Ausgabe der «Satanischen Verse» und nahm Rushdie in seiner Wohnung in

Ehrenfeld und in einer Unterkunft am Rhein auf. Der iranische

Revolutionsführer Ajatollah Khomeini hatte 1989 eine als Fatwa

bezeichnete Todesdrohung gegen Rushdie ausgesprochen.

 

   Wallraff sagte, dass der Erbauer der Moschee, die Türkisch-

Islamische Anstalt für Religion (DITIB), sein Vorhaben keineswegs als

Provokation aufgefasst habe, sondern vielmehr ernsthaft darüber

diskutiere. Der Dialogbeauftragte der DITIB, Bekir Alboga, bestätigte

am Mittwoch, dass er eine solche Lesung nicht grundsätzlich

ausschließe.
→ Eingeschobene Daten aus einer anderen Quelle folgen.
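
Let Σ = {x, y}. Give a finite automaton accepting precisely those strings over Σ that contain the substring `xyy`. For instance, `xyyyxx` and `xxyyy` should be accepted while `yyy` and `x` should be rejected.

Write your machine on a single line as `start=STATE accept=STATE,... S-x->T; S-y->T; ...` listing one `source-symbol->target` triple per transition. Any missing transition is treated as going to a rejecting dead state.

States s0..s2 record the length of the longest prefix of `xyy` that matches the current input suffix. Reaching s3 means `xyy` has been seen, and we stay there forever. Accept from s3.
        x   y  
>  s0   s1  s0 
   s1   s1  s2 
   s2   s1  s3 
 * s3   s3  s3 
(> = start, * = accepting)

start=s0; accept=s3; s0-x->s1; s0-y->s0; s1-x->s1; s1-y->s2; s2-x->s1; s2-y->s3; s3-x->s3; s3-y->s3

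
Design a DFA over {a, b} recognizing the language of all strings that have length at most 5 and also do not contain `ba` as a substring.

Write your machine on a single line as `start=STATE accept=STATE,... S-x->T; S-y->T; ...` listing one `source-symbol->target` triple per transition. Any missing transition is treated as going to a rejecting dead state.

Run two small machines in parallel and take their product. The first has 7 states tracking the input length, saturating at 6; the second has 3 states tracking partial matches of the forbidden pattern `ba`. A product state is a pair (one from each), accepting exactly when both do.
With 18 states:
          a    b  
>* S0     S1   S2 
 * S1     S3   S4 
 * S2     S5   S4 
 * S3     S6   S7 
 * S4     S8   S7 
   S5     S8   S8 
 * S6     S9  S10 
 * S7    S11  S10 
   S8    S11  S11 
 * S9    S12  S13 
 * S10   S14  S13 
   S11   S14  S14 
 * S12   S15  S16 
 * S13   S17  S16 
   S14   S17  S17 
   S15   S15  S16 
   S16   S17  S16 
   S17   S17  S17 
(> = start, * = accepting)

start=S0; accept=S0,S1,S2,S3,S4,S6,S7,S9,S10,S12,S13; S0-a->S1; S0-b->S2; S1-a->S3; S1-b->S4; S2-a->S5; S2-b->S4; S3-a->S6; S3-b->S7; S4-a->S8; S4-b->S7; S5-a->S8; S5-b->S8; S6-a->S9; S6-b->S10; S7-a->S11; S7-b->S10; S8-a->S11; S8-b->S11; S9-a->S12; S9-b->S13; S10-a->S14; S10-b->S13; S11-a->S14; S11-b->S14; S12-a->S15; S12-b->S16; S13-a->S17; S13-b->S16; S14-a->S17; S14-b->S17; S15-a->S15; S15-b->S16; S16-a->S17; S16-b->S16; S17-a->S17; S17-b->S17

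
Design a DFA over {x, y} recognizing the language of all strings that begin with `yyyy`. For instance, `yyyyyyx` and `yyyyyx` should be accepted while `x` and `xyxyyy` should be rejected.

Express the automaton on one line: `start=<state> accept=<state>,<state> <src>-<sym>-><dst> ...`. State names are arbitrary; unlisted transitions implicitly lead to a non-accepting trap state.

Walk along `yyyy` while the input agrees: from A take `y` to B, and so on. Any deviation drops to the rejecting sink F. Once E is reached the prefix is confirmed and every continuation is accepted.
With 6 states:
       x  y 
>  A   F  B 
   B   F  C 
   C   F  D 
   D   F  E 
 * E   E  E 
   F   F  F 
(> = start, * = accepting)

start=A accept=E A-x->F A-y->B B-x->F B-y->C C-x->F C-y->D D-x->F D-y->E E-x->E E-y->E F-x->F F-y->F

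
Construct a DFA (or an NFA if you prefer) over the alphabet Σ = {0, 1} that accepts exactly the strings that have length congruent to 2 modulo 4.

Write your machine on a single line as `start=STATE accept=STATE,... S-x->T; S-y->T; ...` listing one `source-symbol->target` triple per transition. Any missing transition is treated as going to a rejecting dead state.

start=q0; accept=q2; q0-0->q1; q0-1->q1; q1-0->q2; q1-1->q2; q2-0->q3; q2-1->q3; q3-0->q0; q3-1->q0

Only the length mod 4 matters, so use a 4-cycle: from any state, every input symbol moves to the next state, wrapping q3 back to q0. Mark q2 accepting.
        0   1  
>  q0   q1  q1 
   q1   q2  q2 
 * q2   q3  q3 
   q3   q0  q0 
(> = start, * = accepting)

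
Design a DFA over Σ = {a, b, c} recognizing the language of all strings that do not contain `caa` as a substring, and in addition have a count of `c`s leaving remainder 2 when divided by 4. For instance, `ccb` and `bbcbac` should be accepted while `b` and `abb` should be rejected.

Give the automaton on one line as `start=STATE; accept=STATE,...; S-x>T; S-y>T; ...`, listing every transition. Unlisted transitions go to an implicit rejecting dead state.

Run two small machines in parallel and take their product. One (4 states) tracks partial matches of the forbidden pattern `caa`; the other (4 states) tracks the count of `c`s modulo 4. Each combined state is a pair, one component from each; accept when both components accept.
16 states suffice.
          a    b    c  
>  s0     s0   s0   s1 
   s1     s2   s3   s4 
   s2     s5   s3   s4 
   s3     s3   s3   s4 
 * s4     s6   s7   s8 
   s5     s5   s5   s9 
 * s6     s9   s7   s8 
 * s7     s7   s7   s8 
   s8    s10  s11  s12 
   s9     s9   s9  s13 
   s10   s13  s11  s12 
   s11   s11  s11  s12 
   s12   s14   s0   s1 
   s13   s13  s13  s15 
   s14   s15   s0   s1 
   s15   s15  s15   s5 
(> = start, * = accepting)

start=s0; accept=s4,s6,s7; s0-a>s0; s0-b>s0; s0-c>s1; s1-a>s2; s1-b>s3; s1-c>s4; s2-a>s5; s2-b>s3; s2-c>s4; s3-a>s3; s3-b>s3; s3-c>s4; s4-a>s6; s4-b>s7; s4-c>s8; s5-a>s5; s5-b>s5; s5-c>s9; s6-a>s9; s6-b>s7; s6-c>s8; s7-a>s7; s7-b>s7; s7-c>s8; s8-a>s10; s8-b>s11; s8-c>s12; s9-a>s9; s9-b>s9; s9-c>s13; s10-a>s13; s10-b>s11; s10-c>s12; s11-a>s11; s11-b>s11; s11-c>s12; s12-a>s14; s12-b>s0; s12-c>s1; s13-a>s13; s13-b>s13; s13-c>s15; s14-a>s15; s14-b>s0; s14-c>s1; s15-a>s15; s15-b>s15; s15-c>s5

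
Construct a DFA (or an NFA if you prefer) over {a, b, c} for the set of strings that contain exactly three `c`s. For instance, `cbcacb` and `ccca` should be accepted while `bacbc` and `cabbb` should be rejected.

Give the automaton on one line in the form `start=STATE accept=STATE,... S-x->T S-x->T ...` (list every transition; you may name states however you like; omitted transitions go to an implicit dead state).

start=S0 accept=S3 S0-a->S0 S0-b->S0 S0-c->S1 S1-a->S1 S1-b->S1 S1-c->S2 S2-a->S2 S2-b->S2 S2-c->S3 S3-a->S3 S3-b->S3 S3-c->S4 S4-a->S4 S4-b->S4 S4-c->S4

Only the number of `c`s matters, and only up to 4. Make a chain S0 → S1 → S2 → S3 → S4 advanced by each `c` (with S4 absorbing); every other symbol self-loops. The accepting set is {S3}.
        a   b   c  
>  S0   S0  S0  S1 
   S1   S1  S1  S2 
   S2   S2  S2  S3 
 * S3   S3  S3  S4 
   S4   S4  S4  S4 
(> = start, * = accepting)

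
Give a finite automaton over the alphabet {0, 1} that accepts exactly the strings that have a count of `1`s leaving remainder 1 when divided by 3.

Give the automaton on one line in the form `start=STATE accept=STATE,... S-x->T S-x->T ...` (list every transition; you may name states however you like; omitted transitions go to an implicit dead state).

The only thing that matters is how many `1`s have appeared, reduced mod 3. Use one state per residue: q0 for 0, …, q2 for 2. Reading `1` moves to the next residue; anything else stays put. q1 is accepting.
        0   1  
>  q0   q0  q1 
 * q1   q1  q2 
   q2   q2  q0 
(> = start, * = accepting)

start=q0 accept=q1 q0-0->q0 q0-1->q1 q1-0->q1 q1-1->q2 q2-0->q2 q2-1->q0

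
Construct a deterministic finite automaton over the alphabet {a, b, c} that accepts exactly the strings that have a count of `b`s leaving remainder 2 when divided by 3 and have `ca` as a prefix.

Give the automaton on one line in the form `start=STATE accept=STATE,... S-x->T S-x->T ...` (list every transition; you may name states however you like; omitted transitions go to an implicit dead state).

Handle the two conditions separately and then intersect. The first has 3 states tracking the count of `b`s modulo 3; the second has 4 states tracking whether the input so far still matches the prefix `ca`. A product state is a pair (one from each), accepting exactly when both do. After merging equivalent states the machine shrinks.
6 states suffice.
        a   b   c  
>  q0   q1  q1  q2 
   q1   q1  q1  q1 
   q2   q3  q1  q1 
   q3   q3  q4  q3 
   q4   q4  q5  q4 
 * q5   q5  q3  q5 
(> = start, * = accepting)

start=q0 accept=q5 q0-a->q1 q0-b->q1 q0-c->q2 q1-a->q1 q1-b->q1 q1-c->q1 q2-a->q3 q2-b->q1 q2-c->q1 q3-a->q3 q3-b->q4 q3-c->q3 q4-a->q4 q4-b->q5 q4-c->q4 q5-a->q5 q5-b->q3 q5-c->q5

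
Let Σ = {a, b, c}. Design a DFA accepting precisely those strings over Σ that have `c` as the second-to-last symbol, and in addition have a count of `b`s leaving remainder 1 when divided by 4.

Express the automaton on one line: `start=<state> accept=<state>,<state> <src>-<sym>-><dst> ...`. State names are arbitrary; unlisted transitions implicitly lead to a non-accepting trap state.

start=S0 accept=S5,S7 S0-a->S0 S0-b->S1 S0-c->S2 S1-a->S1 S1-b->S3 S1-c->S4 S2-a->S0 S2-b->S5 S2-c->S2 S3-a->S3 S3-b->S6 S3-c->S3 S4-a->S5 S4-b->S3 S4-c->S7 S5-a->S1 S5-b->S3 S5-c->S4 S6-a->S6 S6-b->S0 S6-c->S6 S7-a->S5 S7-b->S3 S7-c->S7

Run two small machines in parallel and take their product. One (13 states) tracks the last 2 symbols read; the other (4 states) tracks the count of `b`s modulo 4. Each combined state is a pair, one component from each; accept when both components accept. Equivalent product states are then merged.
8 states suffice.
        a   b   c  
>  S0   S0  S1  S2 
   S1   S1  S3  S4 
   S2   S0  S5  S2 
   S3   S3  S6  S3 
   S4   S5  S3  S7 
 * S5   S1  S3  S4 
   S6   S6  S0  S6 
 * S7   S5  S3  S7 
(> = start, * = accepting)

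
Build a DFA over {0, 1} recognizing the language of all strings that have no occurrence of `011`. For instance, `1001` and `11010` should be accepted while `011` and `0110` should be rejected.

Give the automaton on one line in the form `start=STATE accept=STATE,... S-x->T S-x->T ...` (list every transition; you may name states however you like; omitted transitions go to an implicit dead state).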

Allerdings werde das nicht von ihm entschieden, sondern

vom Vorstand der DITIB.

 

   «Ich bin kein glühender Befürworter der neuen Moschee, aber ich

bin auch nicht dagegen. Schließlich gibt es bei uns

Religionsfreiheit», sagte Wallraff. Was er anerkenne, sei das Bemühen

der deutschen Muslime, sich in die Gesellschaft einzubringen. «Die

haben sich von Gewalt ja auch klar distanziert», sagte er. Wenn sie

aber immer wieder ausgegrenzt würden, sei das sehr verletzend. «Ich

habe deshalb auch den Vorschlag gemacht, ihnen doch mal eine der

vielen leer stehenden Kirchen zu übertragen, vielleicht mit der

Auflage, dass muslimische Männer und Frauen dort dann gemeinsam

beten. Dann hätte man auch noch was für die Integration getan.»